Das Berufsorientierungszentrum (BOZ) in Immenhausen wird seinen Betrieb in der bisherigen Form mit Beginn der Sommerferien einstellen.

Landkreis Kassel – Diese Entscheidung wurde nach intensiver Prüfung der aktuellen wirtschaftlichen und strukturellen Rahmenbedingungen getroffen. Das BOZ entstand aus der gemeinsamen Vision, neue Wege in der Berufsorientierung und Fachkräftesicherung zu gehen und jungen Menschen praxisnahe Einblicke in unterschiedliche Berufsfelder zu ermöglichen. Ziel war es, Unternehmen, Schulen und junge Menschen enger miteinander zu vernetzen und Berufsorientierung erlebbarer und moderner zu gestalten. In den vergangenen Jahren konnten zahlreiche Veranstaltungen, Kooperationen und Begegnungen erfolgreich umgesetzt werden.

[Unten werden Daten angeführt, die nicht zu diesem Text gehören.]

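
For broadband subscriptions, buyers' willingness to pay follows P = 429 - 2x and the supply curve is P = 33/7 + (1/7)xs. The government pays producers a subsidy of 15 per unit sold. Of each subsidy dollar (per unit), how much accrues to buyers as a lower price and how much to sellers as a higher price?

Pre-subsidy: 429 - 2x = 33/7 + (1/7)x gives x* = 198 and P* = 33.
With the subsidy, sellers receive Ps = Pb + 15 for each unit, where Pb is the price buyers pay.
On the curves, Pb = 429 - 2x and Ps = 33/7 + (1/7)x; the wedge Ps − Pb = 15 gives 33/7 + (1/7)x − (429 - 2x) = 15, so x' = 205.
Then Pb = 429 − 2·205 = 19 and Ps = 33/7 + (1/7)·205 = 34.
Buyers' price falls by P* − Pb = 33 − 19 = 14; sellers' price rises by Ps − P* = 34 − 33 = 1.

Buyers gain 14 per unit; sellers gain 1 per unit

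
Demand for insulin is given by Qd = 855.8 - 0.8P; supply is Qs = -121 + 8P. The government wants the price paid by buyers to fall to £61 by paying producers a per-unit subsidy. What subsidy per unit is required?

At a buyer price of 61, quantity demanded is 855.8 − 0.8·61 = 807.
Sellers supply 807 only when they receive Ps with -121 + 8·Ps = 807, i.e. Ps = 116.
s = Ps − Pb = 116 − 61 = 55.

Required subsidy s = £55 per unit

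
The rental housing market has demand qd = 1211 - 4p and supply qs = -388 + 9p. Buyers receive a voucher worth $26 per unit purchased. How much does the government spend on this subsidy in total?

Government cost = $20566

Pre-subsidy: 1211 - 4p = -388 + 9p gives p* = 123, q* = 719.
With the rebate, buyers effectively pay pb = ps − 26, where ps is the price sellers receive.
Demand in terms of ps becomes qd = 1211 − 4(ps − 26) = 1315 - 4ps. Setting this equal to supply: 1315 - 4ps = -388 + 9ps, so ps = 131.
Buyers pay pb = 131 − 26 = 105; q' = -388 + 9·131 = 791.
Government outlay = subsidy × quantity = 26 × 791 = 20566.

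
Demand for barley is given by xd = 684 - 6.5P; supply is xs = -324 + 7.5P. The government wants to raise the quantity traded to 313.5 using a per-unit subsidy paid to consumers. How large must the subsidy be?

At x = 313.5, invert demand for the buyer price: Pb = (684 − 313.5)/6.5 = 57; invert supply for the seller price: Ps = (313.5 − (-324))/7.5 = 85.
The subsidy must fill the gap: s = Ps − Pb = 85 − 57 = 28.

Required subsidy s = 28 per unit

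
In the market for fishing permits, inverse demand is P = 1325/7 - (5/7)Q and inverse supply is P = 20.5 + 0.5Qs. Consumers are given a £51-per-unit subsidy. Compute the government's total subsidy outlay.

Government cost = £9231

Pre-subsidy: 1325/7 - (5/7)Q = 20.5 + 0.5Q gives Q* = 139 and P* = 90.
With the rebate, buyers effectively pay Pb = Ps − 51, where Ps is the price sellers receive.
On the curves, Pb = 1325/7 - (5/7)Q and Ps = 20.5 + 0.5Q; the wedge Ps − Pb = 51 gives 20.5 + 0.5Q − (1325/7 - (5/7)Q) = 51, so Q' = 181.
Then Pb = 1325/7 − (5/7)·181 = 60 and Ps = 20.5 + 0.5·181 = 111.
Government outlay = subsidy × quantity = 51 × 181 = 9231.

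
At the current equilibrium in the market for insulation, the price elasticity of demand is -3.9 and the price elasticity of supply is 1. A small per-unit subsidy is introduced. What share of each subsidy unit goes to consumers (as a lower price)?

Consumer share = 10/49

For a small subsidy around the equilibrium, the benefit split depends on the relative slopes, which at a point are proportional to the elasticities.
Buyer share = εs/(εs + |εd|) = 1/(1 + 3.9) = 10/49; seller share = |εd|/(εs + |εd|) = 39/49.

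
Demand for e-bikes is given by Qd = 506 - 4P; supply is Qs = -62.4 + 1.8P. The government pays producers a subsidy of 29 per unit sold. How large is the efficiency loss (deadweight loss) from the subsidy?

Deadweight loss = 522

Pre-subsidy: 506 - 4P = -62.4 + 1.8P gives P* = 98, Q* = 114.
With the subsidy, sellers receive Ps = Pb + 29 for each unit, where Pb is the price buyers pay.
Supply in terms of Pb becomes Qs = -62.4 + 1.8(Pb + 29) = -10.2 + 1.8Pb. Setting this equal to demand: 506 - 4Pb = -10.2 + 1.8Pb, so Pb = 89.
Sellers receive Ps = 89 + 29 = 118; Q' = 506 − 4·89 = 150.
The subsidy expands output by 150 − 114 = 36 past the efficient level; on those units the gap between marginal cost and willingness to pay runs from 0 up to 29.
DWL = ½ × 29 × 36 = 522.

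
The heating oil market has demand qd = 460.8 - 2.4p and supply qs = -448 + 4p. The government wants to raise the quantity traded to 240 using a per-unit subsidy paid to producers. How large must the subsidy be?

Required subsidy s = 80 per unit

At q = 240, invert demand for the buyer price: pb = (460.8 − 240)/2.4 = 92; invert supply for the seller price: ps = (240 − (-448))/4 = 172.
The subsidy must fill the gap: s = ps − pb = 172 − 92 = 80.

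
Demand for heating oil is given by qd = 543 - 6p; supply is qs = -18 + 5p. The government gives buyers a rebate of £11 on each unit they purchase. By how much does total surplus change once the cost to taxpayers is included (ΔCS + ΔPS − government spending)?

Net change in total surplus = -£165

Pre-subsidy: 543 - 6p = -18 + 5p gives p* = 51, q* = 237.
With the rebate, buyers effectively pay pb = ps − 11, where ps is the price sellers receive.
Demand in terms of ps becomes qd = 543 − 6(ps − 11) = 609 - 6ps. Setting this equal to supply: 609 - 6ps = -18 + 5ps, so ps = 57.
Buyers pay pb = 57 − 11 = 46; q' = -18 + 5·57 = 267.
ΔCS = ½(237 + 267)(51 − 46) = 1260; ΔPS = ½(237 + 267)(57 − 51) = 1512.
Government spending = 11 × 267 = 2937.
Net change = 1260 + 1512 − 2937 = -165. The loss equals the DWL triangle ½·11·30.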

Viele junge Menschen erhielten über das BOZ neue Einblicke in berufliche Möglichkeiten, Unternehmen konnten wertvolle Kontakte knüpfen und regionale Netzwerke wurden aufgebaut und gestärkt.

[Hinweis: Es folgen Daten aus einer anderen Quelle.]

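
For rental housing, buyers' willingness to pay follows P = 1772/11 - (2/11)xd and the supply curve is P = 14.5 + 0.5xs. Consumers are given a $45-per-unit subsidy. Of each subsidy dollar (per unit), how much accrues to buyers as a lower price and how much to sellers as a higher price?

Buyers gain $12 per unit; sellers gain $33 per unit

Pre-subsidy: 1772/11 - (2/11)x = 14.5 + 0.5x gives x* = 215 and P* = 122.
With the rebate, buyers effectively pay Pb = Ps − 45, where Ps is the price sellers receive.
On the curves, Pb = 1772/11 - (2/11)x and Ps = 14.5 + 0.5x; the wedge Ps − Pb = 45 gives 14.5 + 0.5x − (1772/11 - (2/11)x) = 45, so x' = 281.
Then Pb = 1772/11 − (2/11)·281 = 110 and Ps = 14.5 + 0.5·281 = 155.
Buyers' price falls by P* − Pb = 122 − 110 = 12; sellers' price rises by Ps − P* = 155 − 122 = 33.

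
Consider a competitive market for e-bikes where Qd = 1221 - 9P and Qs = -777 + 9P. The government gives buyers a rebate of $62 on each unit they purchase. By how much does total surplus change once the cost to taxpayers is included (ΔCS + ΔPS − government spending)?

Pre-subsidy: 1221 - 9P = -777 + 9P gives P* = 111, Q* = 222.
With the rebate, buyers effectively pay Pb = Ps − 62, where Ps is the price sellers receive.
Demand in terms of Ps becomes Qd = 1221 − 9(Ps − 62) = 1779 - 9Ps. Setting this equal to supply: 1779 - 9Ps = -777 + 9Ps, so Ps = 142.
Buyers pay Pb = 142 − 62 = 80; Q' = -777 + 9·142 = 501.
ΔCS = ½(222 + 501)(111 − 80) = 11206.5; ΔPS = ½(222 + 501)(142 − 111) = 11206.5.
Government spending = 62 × 501 = 31062.
Net change = 11206.5 + 11206.5 − 31062 = -8649. The loss equals the DWL triangle ½·62·279.

Net change in total surplus = -$8649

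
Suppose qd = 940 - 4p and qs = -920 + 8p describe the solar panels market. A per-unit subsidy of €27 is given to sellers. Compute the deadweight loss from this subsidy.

Pre-subsidy: 940 - 4p = -920 + 8p gives p* = 155, q* = 320.
With the subsidy, sellers receive ps = pb + 27 for each unit, where pb is the price buyers pay.
Supply in terms of pb becomes qs = -920 + 8(pb + 27) = -704 + 8pb. Setting this equal to demand: 940 - 4pb = -704 + 8pb, so pb = 137.
Sellers receive ps = 137 + 27 = 164; q' = 940 − 4·137 = 392.
The subsidy expands output by 392 − 320 = 72 past the efficient level; on those units the gap between marginal cost and willingness to pay runs from 0 up to 27.
DWL = ½ × 27 × 72 = 972.

Deadweight loss = €972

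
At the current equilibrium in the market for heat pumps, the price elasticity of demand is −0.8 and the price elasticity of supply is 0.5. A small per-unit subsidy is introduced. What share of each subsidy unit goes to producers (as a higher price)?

Producer share = 8/13

For a small subsidy around the equilibrium, the benefit split depends on the relative slopes, which at a point are proportional to the elasticities.
Buyer share = εs/(εs + |εd|) = 0.5/(0.5 + 0.8) = 5/13; seller share = |εd|/(εs + |εd|) = 8/13.
So producers capture 8/13 of the subsidy.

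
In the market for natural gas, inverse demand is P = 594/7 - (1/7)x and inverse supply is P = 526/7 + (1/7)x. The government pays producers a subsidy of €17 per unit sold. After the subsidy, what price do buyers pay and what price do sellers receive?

Pre-subsidy: 594/7 - (1/7)x = 526/7 + (1/7)x gives x* = 34 and P* = 80.
With the subsidy, sellers receive Ps = Pb + 17 for each unit, where Pb is the price buyers pay.
On the curves, Pb = 594/7 - (1/7)x and Ps = 526/7 + (1/7)x; the wedge Ps − Pb = 17 gives 526/7 + (1/7)x − (594/7 - (1/7)x) = 17, so x' = 93.5.
Then Pb = 594/7 − (1/7)·93.5 = 71.5 and Ps = 526/7 + (1/7)·93.5 = 88.5.

Buyers pay €71.5; sellers receive €88.5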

Seit der Entwicklung des Projektes haben sich die Rahmenbedingungen jedoch grundlegend verändert. Wirtschaftliche Entwicklungen, veränderte Ausbildungsstrukturen sowie die zunehmende Digitalisierung von Berufsorientierung und Recruiting haben die Voraussetzungen für regionale externe Berufsorientierungsformate nachhaltig beeinflusst. Viele Unternehmen setzen heute stärker auf eigene interne Lösungen und digitale Formate. Vor diesem Hintergrund konnte für das BOZ langfristig keine eigenständig tragfähige wirtschaftliche Perspektive mehr aufgebaut werden.

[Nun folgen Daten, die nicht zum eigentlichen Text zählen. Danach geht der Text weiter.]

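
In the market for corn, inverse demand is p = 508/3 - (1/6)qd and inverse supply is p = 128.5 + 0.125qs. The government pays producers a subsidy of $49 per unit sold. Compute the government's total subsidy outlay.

Government cost = $15092

Pre-subsidy: 508/3 - (1/6)q = 128.5 + 0.125q gives q* = 140 and p* = 146.
With the subsidy, sellers receive ps = pb + 49 for each unit, where pb is the price buyers pay.
On the curves, pb = 508/3 - (1/6)q and ps = 128.5 + 0.125q; the wedge ps − pb = 49 gives 128.5 + 0.125q − (508/3 - (1/6)q) = 49, so q' = 308.
Then pb = 508/3 − (1/6)·308 = 118 and ps = 128.5 + 0.125·308 = 167.
Government outlay = subsidy × quantity = 49 × 308 = 15092.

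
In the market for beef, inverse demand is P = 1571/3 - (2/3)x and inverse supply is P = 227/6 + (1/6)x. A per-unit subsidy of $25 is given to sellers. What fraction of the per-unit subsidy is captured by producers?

Pre-subsidy: 1571/3 - (2/3)x = 227/6 + (1/6)x gives x* = 583 and P* = 135.
With the subsidy, sellers receive Ps = Pb + 25 for each unit, where Pb is the price buyers pay.
On the curves, Pb = 1571/3 - (2/3)x and Ps = 227/6 + (1/6)x; the wedge Ps − Pb = 25 gives 227/6 + (1/6)x − (1571/3 - (2/3)x) = 25, so x' = 613.
Then Pb = 1571/3 − (2/3)·613 = 115 and Ps = 227/6 + (1/6)·613 = 140.
Buyers' price falls by P* − Pb = 135 − 115 = 20; sellers' price rises by Ps − P* = 140 − 135 = 5.
So producers capture 5/25 = 0.2 of each unit of subsidy.

Producer share = 0.2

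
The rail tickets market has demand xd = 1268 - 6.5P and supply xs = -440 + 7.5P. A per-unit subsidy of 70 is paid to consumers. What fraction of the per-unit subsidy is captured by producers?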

„Das BOZ war ein mutiger und engagierter Versuch, Berufsorientierung neu zu denken und regionale Akteure enger miteinander zu verbinden“, erklären die beiden Vorstände Landrat Andreas Siebert und Carsten Rahier, Vorsitzender HESSENMETALL Nordhessen und geschäftsführender Gesellschafter der sera Group. „Auch wenn das Projekt nun endet, bleiben viele wertvolle Erfahrungen, Kontakte und Impulse bestehen.“

Die Verantwortlichen betonen ausdrücklich ihren Dank an alle Mitarbeitenden, Partnerunternehmen, Schulen, Fördermittelgeber sowie Unterstützerinnen und Unterstützer, die das Projekt über Jahre hinweg begleitet und mitgestaltet haben.

Die Herausforderungen rund um Berufsorientierung und Fachkräftesicherung bleiben weiterhin zentrale Zukunftsthemen. Die Erfahrungen aus dem BOZ zeigen zugleich, wie wichtig innovative Ansätze, Zusammenarbeit und regionale Netzwerke auch künftig sein werden.

Hintergrund

Das Berufsorientierungszentrum (BOZ) im Landkreis Kassel in Immenhausen ist im Jahr 2024 auf Basis einer LEADER-geförderten Machbarkeitsstudie als Modellprojekt zur praxisnahen Berufsorientierung gestartet. Trotz intensiver Weiterentwicklung des Beitragsmodells sowie verstärkter Unternehmensansprache konnte das BOZ bislang keine ausreichende wirtschaftliche Basis für eine nachhaltige Eigenfinanzierung schaffen. Die Nachfrage und Mitwirkung seitens der Unternehmen bleibt verhalten, gleichzeitig ist eine langfristige öffentliche Finanzierung vor dem Hintergrund der angespannten Haushaltslagen derzeit nicht absehbar.